Pfizer invests $200m in conjugation, pegylation and QC at Ireland plant

Pfizer says investment in Irish manufacturing facility will boost vaccine conjugation and pegylation capacity and establish a new QC testing hub.

The US drug giant has committed $200m (€145m) to expand vaccine conjugate manufacturing capacity at the plant in Grange Castle, near Clondalkin, Co Dublin, which it hopes will be fully operational next autumn.

Spokeswoman Geraldine O’Connor told in-Pharmatechnologist.com the move “will allow Grange Castle to become the primary site of manufacture for Prevenar 13,” a pneumococcal 13-valent conjugate vaccine that it gained when it bought Wyeth.

A core focus of the investment, which has created 400 construction jobs, will be the expansion of the site’s syringe fill/finish suite The US drug giant will also build a new production and processing unit for pegylated products, including Macugen and Somavert.

Quality control role

The investment will also see the plant assume a greater role in Pfizer’s manufacturing quality infrastructure according to O’Connor.
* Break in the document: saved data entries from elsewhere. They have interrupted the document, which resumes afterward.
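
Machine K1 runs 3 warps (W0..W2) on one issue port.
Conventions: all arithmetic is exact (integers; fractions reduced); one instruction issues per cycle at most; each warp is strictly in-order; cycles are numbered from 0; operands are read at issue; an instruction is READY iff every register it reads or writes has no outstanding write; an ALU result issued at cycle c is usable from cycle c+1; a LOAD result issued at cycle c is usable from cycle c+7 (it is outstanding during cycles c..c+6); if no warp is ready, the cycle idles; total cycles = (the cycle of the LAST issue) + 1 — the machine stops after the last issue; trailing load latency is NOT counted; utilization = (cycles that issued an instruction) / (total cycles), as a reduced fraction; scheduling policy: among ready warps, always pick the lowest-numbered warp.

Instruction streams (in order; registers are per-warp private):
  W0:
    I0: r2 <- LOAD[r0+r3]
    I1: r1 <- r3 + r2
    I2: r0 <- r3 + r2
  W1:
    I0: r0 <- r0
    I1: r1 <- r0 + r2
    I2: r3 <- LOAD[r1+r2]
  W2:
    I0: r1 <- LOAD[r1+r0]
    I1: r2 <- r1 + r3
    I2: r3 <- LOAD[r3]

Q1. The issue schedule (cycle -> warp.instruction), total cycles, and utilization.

cycle 0: W0.I0
cycle 1: W1.I0
cycle 2: W1.I1
cycle 3: W1.I2
cycle 4: W2.I0
cycle 5: idle
cycle 6: idle
cycle 7: W0.I1
cycle 8: W0.I2
cycle 9: idle
cycle 10: idle
cycle 11: W2.I1
cycle 12: W2.I2

Answer: 13 cycles, utilization 9/13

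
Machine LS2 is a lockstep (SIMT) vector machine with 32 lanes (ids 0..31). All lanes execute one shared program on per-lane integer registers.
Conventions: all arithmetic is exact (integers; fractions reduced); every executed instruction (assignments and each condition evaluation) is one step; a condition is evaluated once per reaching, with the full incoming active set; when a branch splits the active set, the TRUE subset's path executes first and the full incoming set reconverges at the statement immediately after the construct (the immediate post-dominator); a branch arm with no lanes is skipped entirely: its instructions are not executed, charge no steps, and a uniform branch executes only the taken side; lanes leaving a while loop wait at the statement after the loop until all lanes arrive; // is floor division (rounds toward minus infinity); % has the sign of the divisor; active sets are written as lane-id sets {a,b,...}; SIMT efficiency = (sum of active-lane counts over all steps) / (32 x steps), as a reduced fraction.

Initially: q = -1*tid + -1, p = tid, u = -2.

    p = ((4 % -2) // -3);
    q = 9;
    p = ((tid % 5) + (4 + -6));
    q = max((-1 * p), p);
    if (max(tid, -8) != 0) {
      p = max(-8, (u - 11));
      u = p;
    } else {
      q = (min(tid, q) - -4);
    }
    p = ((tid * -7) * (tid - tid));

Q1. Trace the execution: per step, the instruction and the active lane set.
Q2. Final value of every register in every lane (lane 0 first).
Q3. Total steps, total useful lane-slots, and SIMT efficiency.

step 0: p <- ((4 % -2) // -3)        {0,1,2,3,4,5,6,7,8,9,10,11,12,13,14,15,16,17,18,19,20,21,22,23,24,25,26,27,28,29,30,31}
step 1: q <- 9                       {0,1,2,3,4,5,6,7,8,9,10,11,12,13,14,15,16,17,18,19,20,21,22,23,24,25,26,27,28,29,30,31}
step 2: p <- ((tid % 5) + (4 + -6))  {0,1,2,3,4,5,6,7,8,9,10,11,12,13,14,15,16,17,18,19,20,21,22,23,24,25,26,27,28,29,30,31}
step 3: q <- max((-1 * p), p)        {0,1,2,3,4,5,6,7,8,9,10,11,12,13,14,15,16,17,18,19,20,21,22,23,24,25,26,27,28,29,30,31}
step 4: eval (max(tid, -8) != 0)     {0,1,2,3,4,5,6,7,8,9,10,11,12,13,14,15,16,17,18,19,20,21,22,23,24,25,26,27,28,29,30,31}
step 5: p <- max(-8, (u - 11))       {1,2,3,4,5,6,7,8,9,10,11,12,13,14,15,16,17,18,19,20,21,22,23,24,25,26,27,28,29,30,31}
step 6: u <- p                       {1,2,3,4,5,6,7,8,9,10,11,12,13,14,15,16,17,18,19,20,21,22,23,24,25,26,27,28,29,30,31}
step 7: q <- (min(tid, q) - -4)      {0}
step 8: p <- ((tid * -7) * (tid - tid)) {0,1,2,3,4,5,6,7,8,9,10,11,12,13,14,15,16,17,18,19,20,21,22,23,24,25,26,27,28,29,30,31}

Answer: 9 steps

q: 4,1,0,1,2,2,1,0,1,2,2,1,0,1,2,2,1,0,1,2,2,1,0,1,2,2,1,0,1,2,2,1
p: 0,0,0,0,0,0,0,0,0,0,0,0,0,0,0,0,0,0,0,0,0,0,0,0,0,0,0,0,0,0,0,0
u: -2,-8,-8,-8,-8,-8,-8,-8,-8,-8,-8,-8,-8,-8,-8,-8,-8,-8,-8,-8,-8,-8,-8,-8,-8,-8,-8,-8,-8,-8,-8,-8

steps = 9; useful = 255; efficiency = 255/288 = 85/96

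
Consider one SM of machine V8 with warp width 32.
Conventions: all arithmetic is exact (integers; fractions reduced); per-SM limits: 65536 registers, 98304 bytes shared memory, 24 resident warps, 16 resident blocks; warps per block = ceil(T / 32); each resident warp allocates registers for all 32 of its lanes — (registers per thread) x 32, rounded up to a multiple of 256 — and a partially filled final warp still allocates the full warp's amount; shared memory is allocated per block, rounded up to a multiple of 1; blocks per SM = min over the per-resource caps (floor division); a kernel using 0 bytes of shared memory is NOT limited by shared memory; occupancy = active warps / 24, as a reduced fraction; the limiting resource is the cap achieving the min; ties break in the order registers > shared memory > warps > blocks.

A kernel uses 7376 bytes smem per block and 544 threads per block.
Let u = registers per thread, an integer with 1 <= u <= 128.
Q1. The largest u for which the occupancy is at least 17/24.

Answer: u = 120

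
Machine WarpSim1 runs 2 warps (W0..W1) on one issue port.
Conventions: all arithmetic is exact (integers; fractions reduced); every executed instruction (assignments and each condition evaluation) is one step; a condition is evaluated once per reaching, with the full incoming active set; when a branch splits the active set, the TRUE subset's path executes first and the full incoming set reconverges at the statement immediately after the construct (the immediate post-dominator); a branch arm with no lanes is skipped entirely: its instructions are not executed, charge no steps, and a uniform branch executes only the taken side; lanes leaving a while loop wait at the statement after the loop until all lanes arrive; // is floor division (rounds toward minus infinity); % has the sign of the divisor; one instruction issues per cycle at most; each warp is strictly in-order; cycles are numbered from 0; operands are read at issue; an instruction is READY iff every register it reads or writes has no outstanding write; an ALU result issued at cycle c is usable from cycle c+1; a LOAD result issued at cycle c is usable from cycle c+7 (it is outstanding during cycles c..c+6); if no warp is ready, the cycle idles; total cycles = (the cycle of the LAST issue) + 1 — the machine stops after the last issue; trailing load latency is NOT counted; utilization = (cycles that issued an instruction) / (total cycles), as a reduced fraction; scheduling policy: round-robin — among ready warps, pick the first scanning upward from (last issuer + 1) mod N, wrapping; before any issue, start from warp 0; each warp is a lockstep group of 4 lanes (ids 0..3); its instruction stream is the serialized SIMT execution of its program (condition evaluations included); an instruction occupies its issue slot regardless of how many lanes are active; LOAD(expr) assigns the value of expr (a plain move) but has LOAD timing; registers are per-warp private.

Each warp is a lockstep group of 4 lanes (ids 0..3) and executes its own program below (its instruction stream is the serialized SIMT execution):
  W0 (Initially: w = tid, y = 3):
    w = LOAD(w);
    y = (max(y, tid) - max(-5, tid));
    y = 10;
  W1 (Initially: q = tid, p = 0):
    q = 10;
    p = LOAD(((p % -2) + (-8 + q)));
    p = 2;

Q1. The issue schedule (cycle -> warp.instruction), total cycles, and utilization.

cycle 0: W0.I0
cycle 1: W1.I0
cycle 2: W0.I1
cycle 3: W1.I1
cycle 4: W0.I2
cycle 5: idle
cycle 6: idle
cycle 7: idle
cycle 8: idle
cycle 9: idle
cycle 10: W1.I2

Answer: 11 cycles, utilization 6/11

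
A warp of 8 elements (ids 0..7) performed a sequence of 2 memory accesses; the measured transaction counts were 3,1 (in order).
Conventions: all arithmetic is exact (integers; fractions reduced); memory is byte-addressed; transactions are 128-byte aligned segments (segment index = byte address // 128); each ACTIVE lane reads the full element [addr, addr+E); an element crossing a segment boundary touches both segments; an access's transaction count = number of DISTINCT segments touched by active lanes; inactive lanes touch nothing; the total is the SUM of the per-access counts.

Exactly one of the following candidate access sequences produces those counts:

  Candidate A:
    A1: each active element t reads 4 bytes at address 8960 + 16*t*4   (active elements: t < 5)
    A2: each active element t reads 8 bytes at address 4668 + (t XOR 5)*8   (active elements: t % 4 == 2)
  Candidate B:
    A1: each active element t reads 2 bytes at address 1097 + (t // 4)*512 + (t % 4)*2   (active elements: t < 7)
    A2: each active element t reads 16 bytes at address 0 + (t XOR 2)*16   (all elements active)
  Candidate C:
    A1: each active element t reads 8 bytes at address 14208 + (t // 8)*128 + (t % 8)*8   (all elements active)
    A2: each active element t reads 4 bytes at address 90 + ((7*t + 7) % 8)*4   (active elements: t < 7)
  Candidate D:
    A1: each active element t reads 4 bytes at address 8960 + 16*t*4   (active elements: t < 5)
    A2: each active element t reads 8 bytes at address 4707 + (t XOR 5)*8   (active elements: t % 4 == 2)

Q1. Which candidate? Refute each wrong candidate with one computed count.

B: A1 gives 2 transactions, not 3
C: A1 gives 1 transaction, not 3
D: A2 gives 2 transactions, not 1
A: all counts match (3,1)

Answer: A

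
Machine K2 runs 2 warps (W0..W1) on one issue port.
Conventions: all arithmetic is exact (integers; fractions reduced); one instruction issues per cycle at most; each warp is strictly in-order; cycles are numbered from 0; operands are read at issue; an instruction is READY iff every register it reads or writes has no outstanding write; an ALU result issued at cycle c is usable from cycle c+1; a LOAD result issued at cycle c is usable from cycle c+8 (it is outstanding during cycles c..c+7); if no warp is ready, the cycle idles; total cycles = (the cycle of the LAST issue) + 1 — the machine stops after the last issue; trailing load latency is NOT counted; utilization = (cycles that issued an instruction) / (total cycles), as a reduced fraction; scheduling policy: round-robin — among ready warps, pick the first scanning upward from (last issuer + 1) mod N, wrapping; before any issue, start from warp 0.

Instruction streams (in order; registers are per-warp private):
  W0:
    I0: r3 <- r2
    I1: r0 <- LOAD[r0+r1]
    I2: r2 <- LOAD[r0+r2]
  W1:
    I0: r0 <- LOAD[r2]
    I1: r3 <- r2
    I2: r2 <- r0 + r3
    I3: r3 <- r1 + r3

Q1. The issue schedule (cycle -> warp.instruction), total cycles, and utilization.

cycle 0: W0.I0
cycle 1: W1.I0
cycle 2: W0.I1
cycle 3: W1.I1
cycle 4: idle
cycle 5: idle
cycle 6: idle
cycle 7: idle
cycle 8: idle
cycle 9: W1.I2
cycle 10: W0.I2
cycle 11: W1.I3

Answer: 12 cycles, utilization 7/12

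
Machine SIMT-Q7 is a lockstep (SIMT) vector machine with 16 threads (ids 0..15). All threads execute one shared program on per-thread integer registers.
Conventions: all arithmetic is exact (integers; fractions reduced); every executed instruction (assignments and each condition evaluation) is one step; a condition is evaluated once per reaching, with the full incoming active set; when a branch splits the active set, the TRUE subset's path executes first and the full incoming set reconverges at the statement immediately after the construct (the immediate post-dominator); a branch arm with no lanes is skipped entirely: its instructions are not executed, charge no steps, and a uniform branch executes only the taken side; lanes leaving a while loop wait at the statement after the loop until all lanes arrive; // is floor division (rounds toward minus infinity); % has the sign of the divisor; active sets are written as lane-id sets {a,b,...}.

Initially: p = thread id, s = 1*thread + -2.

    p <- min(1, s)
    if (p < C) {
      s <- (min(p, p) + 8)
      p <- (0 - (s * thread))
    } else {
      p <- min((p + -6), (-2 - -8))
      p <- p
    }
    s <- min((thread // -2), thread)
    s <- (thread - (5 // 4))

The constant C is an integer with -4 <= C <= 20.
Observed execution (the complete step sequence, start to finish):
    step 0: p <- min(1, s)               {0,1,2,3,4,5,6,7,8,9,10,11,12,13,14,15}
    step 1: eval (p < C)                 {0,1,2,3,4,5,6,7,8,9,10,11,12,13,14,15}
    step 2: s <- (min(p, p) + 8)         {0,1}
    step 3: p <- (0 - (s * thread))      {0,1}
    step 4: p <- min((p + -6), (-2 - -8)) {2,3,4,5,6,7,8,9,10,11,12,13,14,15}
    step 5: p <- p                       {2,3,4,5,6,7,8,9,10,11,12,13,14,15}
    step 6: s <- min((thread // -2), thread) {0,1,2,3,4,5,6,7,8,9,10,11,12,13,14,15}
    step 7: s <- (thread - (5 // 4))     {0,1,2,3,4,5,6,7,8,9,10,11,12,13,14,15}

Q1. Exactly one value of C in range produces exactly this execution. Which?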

Grange Castle will expand its role as a centre for quality control analytical testing. Release testing for multiple new and existing products will be consolidated within Grange Castle throughout 2011 and 2012.

“New equipment will be introduced into Grange Castle laboratories. Finally, Grange Castle will become the centre for Cell Bank storage within the Pfizer Biotech network. This will involve the construction of a dedicated cell bank storage facility, which will become operational in Q1 2012.”

News of the investment follows just months after Pfizer said it would be moving the production of small batches of biologic drug candidates to Grange Castle from the facility in Shanbally, Cork that it sold to BioMarin.

The Grange Castle site's increased role in QC is also in keeping with the 'aggressive' plan to make greater use of process analytical technologies (PAT) and quality by design (QbD) that Pfizer outlined last month.

At the time the firm said the idea is to employ PAT and QbD in its manufacturing operations to move closer to real time release (RTR), enabling it to bring products to market more rapidly.